Standfield was still able to find a positive when he was going through the rough patches of quarantine.

“I became gayer,” Standfield said.

Aside from sewing Standfield had also found a new skill that consisted of playing Minecraft during his online courses last year and still managing to keep a fairly good grade scale.

Only real gamers play Minecraft (Ria McGowen)

Standfield noticed two lasting effects on his personality ever since his time after quarantine. 

“I can’t do math anymore…I became a lot bolder.”

With the time spent away from other people it was easy for friendships to fall through.

“Several (friendships failed). Take for instance an old coworker…” senior, Megan Coleman reflected, “we’re not friends anymore.”

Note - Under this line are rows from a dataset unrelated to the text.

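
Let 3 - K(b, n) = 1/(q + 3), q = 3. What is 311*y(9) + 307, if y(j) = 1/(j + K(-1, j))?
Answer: 23663/71 ≈ 333.28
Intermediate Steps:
K(b, n) = 17/6 (K(b, n) = 3 - 1/(3 + 3) = 3 - 1/6 = 3 - 1*⅙ = 3 - ⅙ = 17/6)
y(j) = 1/(17/6 + j) (y(j) = 1/(j + 17/6) = 1/(17/6 + j))
311*y(9) + 307 = 311*(6/(17 + 6*9)) + 307 = 311*(6/(17 + 54)) + 307 = 311*(6/71) + 307 = 1866/71 + 307 = 23663/71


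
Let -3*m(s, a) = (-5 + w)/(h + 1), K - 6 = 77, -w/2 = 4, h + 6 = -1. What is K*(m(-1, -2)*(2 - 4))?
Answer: 1079/9 ≈ 119.89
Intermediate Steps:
h = -7 (h = -6 - 1 = -7)
w = -8 (w = -2*4 = -8)
K = 83 (K = 6 + 77 = 83)
m(s, a) = -13/18 (m(s, a) = -(-5 - 8)/(3*(-7 + 1)) = -(-13)/(3*(-6)) = -(-13)*(-1)/(3*6) = -1/3*13/6 = -13/18)
K*(m(-1, -2)*(2 - 4)) = 83*(-13*(2 - 4)/18) = 83*(-13/18*(-2)) = 83*(13/9) = 1079/9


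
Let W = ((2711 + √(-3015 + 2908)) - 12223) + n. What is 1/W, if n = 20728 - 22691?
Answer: -11475/131675732 - I*√107/131675732 ≈ -8.7146e-5 - 7.8557e-8*I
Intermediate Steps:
n = -1963
W = -11475 + I*√107 (W = ((2711 + √(-3015 + 2908)) - 12223) - 1963 = ((2711 + √(-107)) - 12223) - 1963 = ((2711 + I*√107) - 12223) - 1963 = (-9512 + I*√107) - 1963 = -11475 + I*√107 ≈ -11475.0 + 10.344*I)
1/W = 1/(-11475 + I*√107)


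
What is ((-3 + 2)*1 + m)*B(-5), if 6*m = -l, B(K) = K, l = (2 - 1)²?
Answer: 35/6 ≈ 5.8333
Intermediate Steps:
l = 1 (l = 1² = 1)
m = -⅙ (m = (-1*1)/6 = (⅙)*(-1) = -⅙ ≈ -0.16667)
((-3 + 2)*1 + m)*B(-5) = ((-3 + 2)*1 - ⅙)*(-5) = (-1*1 - ⅙)*(-5) = (-1 - ⅙)*(-5) = -7/6*(-5) = 35/6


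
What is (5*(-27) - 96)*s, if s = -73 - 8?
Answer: 18711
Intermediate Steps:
s = -81
(5*(-27) - 96)*s = (5*(-27) - 96)*(-81) = (-135 - 96)*(-81) = -231*(-81) = 18711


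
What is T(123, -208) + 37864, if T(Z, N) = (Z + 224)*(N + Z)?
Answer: 8369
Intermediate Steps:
T(Z, N) = (224 + Z)*(N + Z)
T(123, -208) + 37864 = (123² + 224*(-208) + 224*123 - 208*123) + 37864 = (15129 - 46592 + 27552 - 25584) + 37864 = -29495 + 37864 = 8369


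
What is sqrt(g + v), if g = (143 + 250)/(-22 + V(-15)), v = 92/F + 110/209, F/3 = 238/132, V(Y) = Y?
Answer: sqrt(48381269153)/83657 ≈ 2.6293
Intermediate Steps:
F = 119/22 (F = 3*(238/132) = 3*(238*(1/132)) = 3*(119/66) = 119/22 ≈ 5.4091)
v = 39646/2261 (v = 92/(119/22) + 110/209 = 92*(22/119) + 110*(1/209) = 2024/119 + 10/19 = 39646/2261 ≈ 17.535)
g = -393/37 (g = (143 + 250)/(-22 - 15) = 393/(-37) = 393*(-1/37) = -393/37 ≈ -10.622)
sqrt(g + v) = sqrt(-393/37 + 39646/2261) = sqrt(578329/83657) = sqrt(48381269153)/83657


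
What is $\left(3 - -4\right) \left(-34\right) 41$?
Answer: $-9758$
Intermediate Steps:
$\left(3 - -4\right) \left(-34\right) 41 = \left(3 + 4\right) \left(-34\right) 41 = 7 \left(-34\right) 41 = \left(-238\right) 41 = -9758$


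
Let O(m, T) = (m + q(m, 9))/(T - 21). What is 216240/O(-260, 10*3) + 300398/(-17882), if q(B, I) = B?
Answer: -436968001/116233 ≈ -3759.4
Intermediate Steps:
O(m, T) = 2*m/(-21 + T) (O(m, T) = (m + m)/(T - 21) = (2*m)/(-21 + T) = 2*m/(-21 + T))
216240/O(-260, 10*3) + 300398/(-17882) = 216240/((2*(-260)/(-21 + 10*3))) + 300398/(-17882) = 216240/((2*(-260)/(-21 + 30))) + 300398*(-1/17882) = 216240/((2*(-260)/9)) - 150199/8941 = 216240/((2*(-260)*(⅑))) - 150199/8941 = 216240/(-520/9) - 150199/8941 = 216240*(-9/520) - 150199/8941 = -48654/13 - 150199/8941 = -436968001/116233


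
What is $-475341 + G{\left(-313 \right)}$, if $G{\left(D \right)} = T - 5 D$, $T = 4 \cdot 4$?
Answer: $-473760$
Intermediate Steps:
$T = 16$
$G{\left(D \right)} = 16 - 5 D$
$-475341 + G{\left(-313 \right)} = -475341 + \left(16 - -1565\right) = -475341 + \left(16 + 1565\right) = -475341 + 1581 = -473760$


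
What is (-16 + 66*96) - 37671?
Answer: -31351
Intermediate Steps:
(-16 + 66*96) - 37671 = (-16 + 6336) - 37671 = 6320 - 37671 = -31351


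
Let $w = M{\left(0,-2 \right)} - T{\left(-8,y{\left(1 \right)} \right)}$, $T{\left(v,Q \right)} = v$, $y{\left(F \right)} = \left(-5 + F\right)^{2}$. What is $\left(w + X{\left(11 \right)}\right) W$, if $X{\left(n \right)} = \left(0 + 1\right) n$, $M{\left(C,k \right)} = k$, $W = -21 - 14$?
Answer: $-595$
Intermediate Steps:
$W = -35$ ($W = -21 - 14 = -35$)
$X{\left(n \right)} = n$ ($X{\left(n \right)} = 1 n = n$)
$w = 6$ ($w = -2 - -8 = -2 + 8 = 6$)
$\left(w + X{\left(11 \right)}\right) W = \left(6 + 11\right) \left(-35\right) = 17 \left(-35\right) = -595$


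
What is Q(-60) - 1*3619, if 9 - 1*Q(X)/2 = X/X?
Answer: -3603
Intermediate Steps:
Q(X) = 16 (Q(X) = 18 - 2*X/X = 18 - 2*1 = 18 - 2 = 16)
Q(-60) - 1*3619 = 16 - 1*3619 = 16 - 3619 = -3603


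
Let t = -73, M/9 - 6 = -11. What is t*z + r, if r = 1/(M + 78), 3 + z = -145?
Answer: 356533/33 ≈ 10804.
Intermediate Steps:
M = -45 (M = 54 + 9*(-11) = 54 - 99 = -45)
z = -148 (z = -3 - 145 = -148)
r = 1/33 (r = 1/(-45 + 78) = 1/33 ≈ 0.030303)
t*z + r = -73*(-148) + 1/33 = 10804 + 1/33 = 356533/33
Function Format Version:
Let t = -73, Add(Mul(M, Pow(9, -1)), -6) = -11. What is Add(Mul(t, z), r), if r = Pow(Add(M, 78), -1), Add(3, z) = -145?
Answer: Rational(356533, 33) ≈ 10804.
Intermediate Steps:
M = -45 (M = Add(54, Mul(9, -11)) = Add(54, -99) = -45)
z = -148 (z = Add(-3, -145) = -148)
r = Rational(1, 33) (r = Pow(Add(-45, 78), -1) = Pow(33, -1) = Rational(1, 33) ≈ 0.030303)
Add(Mul(t, z), r) = Add(Mul(-73, -148), Rational(1, 33)) = Add(10804, Rational(1, 33)) = Rational(356533, 33)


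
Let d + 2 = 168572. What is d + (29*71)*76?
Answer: 325054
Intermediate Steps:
d = 168570 (d = -2 + 168572 = 168570)
d + (29*71)*76 = 168570 + (29*71)*76 = 168570 + 2059*76 = 168570 + 156484 = 325054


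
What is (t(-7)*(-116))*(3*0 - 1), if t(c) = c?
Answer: -812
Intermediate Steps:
(t(-7)*(-116))*(3*0 - 1) = (-7*(-116))*(3*0 - 1) = 812*(0 - 1) = 812*(-1) = -812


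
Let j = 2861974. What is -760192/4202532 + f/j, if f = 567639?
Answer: 52467830735/3006884329542 ≈ 0.017449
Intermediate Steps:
-760192/4202532 + f/j = -760192/4202532 + 567639/2861974 = -760192*1/4202532 + 567639*(1/2861974) = -190048/1050633 + 567639/2861974 = 52467830735/3006884329542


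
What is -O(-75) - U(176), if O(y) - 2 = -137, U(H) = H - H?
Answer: 135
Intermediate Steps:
U(H) = 0
O(y) = -135 (O(y) = 2 - 137 = -135)
-O(-75) - U(176) = -1*(-135) - 1*0 = 135 + 0 = 135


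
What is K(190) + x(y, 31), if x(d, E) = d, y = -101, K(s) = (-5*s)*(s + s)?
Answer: -361101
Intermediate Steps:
K(s) = -10*s**2 (K(s) = (-5*s)*(2*s) = -10*s**2)
K(190) + x(y, 31) = -10*190**2 - 101 = -10*36100 - 101 = -361000 - 101 = -361101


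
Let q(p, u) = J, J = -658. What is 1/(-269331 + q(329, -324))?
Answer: -1/269989 ≈ -3.7039e-6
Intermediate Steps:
q(p, u) = -658
1/(-269331 + q(329, -324)) = 1/(-269331 - 658) = 1/(-269989) = -1/269989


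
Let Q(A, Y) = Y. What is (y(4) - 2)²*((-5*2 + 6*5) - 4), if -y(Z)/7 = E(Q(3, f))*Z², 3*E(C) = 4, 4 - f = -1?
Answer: 3297856/9 ≈ 3.6643e+5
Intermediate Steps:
f = 5 (f = 4 - 1*(-1) = 4 + 1 = 5)
E(C) = 4/3 (E(C) = (⅓)*4 = 4/3)
y(Z) = -28*Z²/3
(y(4) - 2)²*((-5*2 + 6*5) - 4) = (-28/3*4² - 2)²*((-5*2 + 6*5) - 4) = (-28/3*16 - 2)²*((-10 + 30) - 4) = (-448/3 - 2)²*(20 - 4) = (-454/3)²*16 = (206116/9)*16 = 3297856/9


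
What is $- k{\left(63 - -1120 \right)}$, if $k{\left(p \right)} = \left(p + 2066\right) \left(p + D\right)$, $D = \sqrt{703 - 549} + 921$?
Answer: $-6835896 - 3249 \sqrt{154} \approx -6.8762 \cdot 10^{6}$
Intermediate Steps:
$D = 921 + \sqrt{154}$ ($D = \sqrt{154} + 921 = 921 + \sqrt{154} \approx 933.41$)
$k{\left(p \right)} = \left(2066 + p\right) \left(921 + p + \sqrt{154}\right)$ ($k{\left(p \right)} = \left(p + 2066\right) \left(p + \left(921 + \sqrt{154}\right)\right) = \left(2066 + p\right) \left(921 + p + \sqrt{154}\right)$)
$- k{\left(63 - -1120 \right)} = - (1902786 + \left(63 - -1120\right)^{2} + 2066 \sqrt{154} + 2987 \left(63 - -1120\right) + \left(63 - -1120\right) \sqrt{154}) = - (1902786 + \left(63 + 1120\right)^{2} + 2066 \sqrt{154} + 2987 \left(63 + 1120\right) + \left(63 + 1120\right) \sqrt{154}) = - (1902786 + 1183^{2} + 2066 \sqrt{154} + 2987 \cdot 1183 + 1183 \sqrt{154}) = - (1902786 + 1399489 + 2066 \sqrt{154} + 3533621 + 1183 \sqrt{154}) = - (6835896 + 3249 \sqrt{154}) = -6835896 - 3249 \sqrt{154}$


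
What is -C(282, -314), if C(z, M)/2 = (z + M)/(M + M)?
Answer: -16/157 ≈ -0.10191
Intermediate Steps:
C(z, M) = (M + z)/M (C(z, M) = 2*((z + M)/(M + M)) = 2*((M + z)/((2*M))) = 2*((M + z)*(1/(2*M))) = 2*((M + z)/(2*M)) = (M + z)/M)
-C(282, -314) = -(-314 + 282)/(-314) = -(-1)*(-32)/314 = -1*16/157 = -16/157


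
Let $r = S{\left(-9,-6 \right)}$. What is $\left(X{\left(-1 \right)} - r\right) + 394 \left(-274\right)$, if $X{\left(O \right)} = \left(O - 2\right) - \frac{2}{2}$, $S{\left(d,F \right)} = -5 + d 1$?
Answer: $-107946$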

Despite everything happening in the world it was important for Coleman to keep her mind off of the grievance that would follow the acknowledgment of people getting sick and dying. She believes  her technique was very effective.

I watched a lot of Beastars.”

— Megan Coleman

“I watched a lot of Beastars,” Coleman said.

Unfortunately, quarantine wasn’t as carefree for everyone.

“My heat went out in the middle of winter,” senior Katherine Jenson said.

For Jenson the school year made her as happy as freezing during winter.

“I failed six classes after never failing a class before, that was not fun,” Jenson said.

Jenson is typically a straight A student and last school year did nothing in her favor.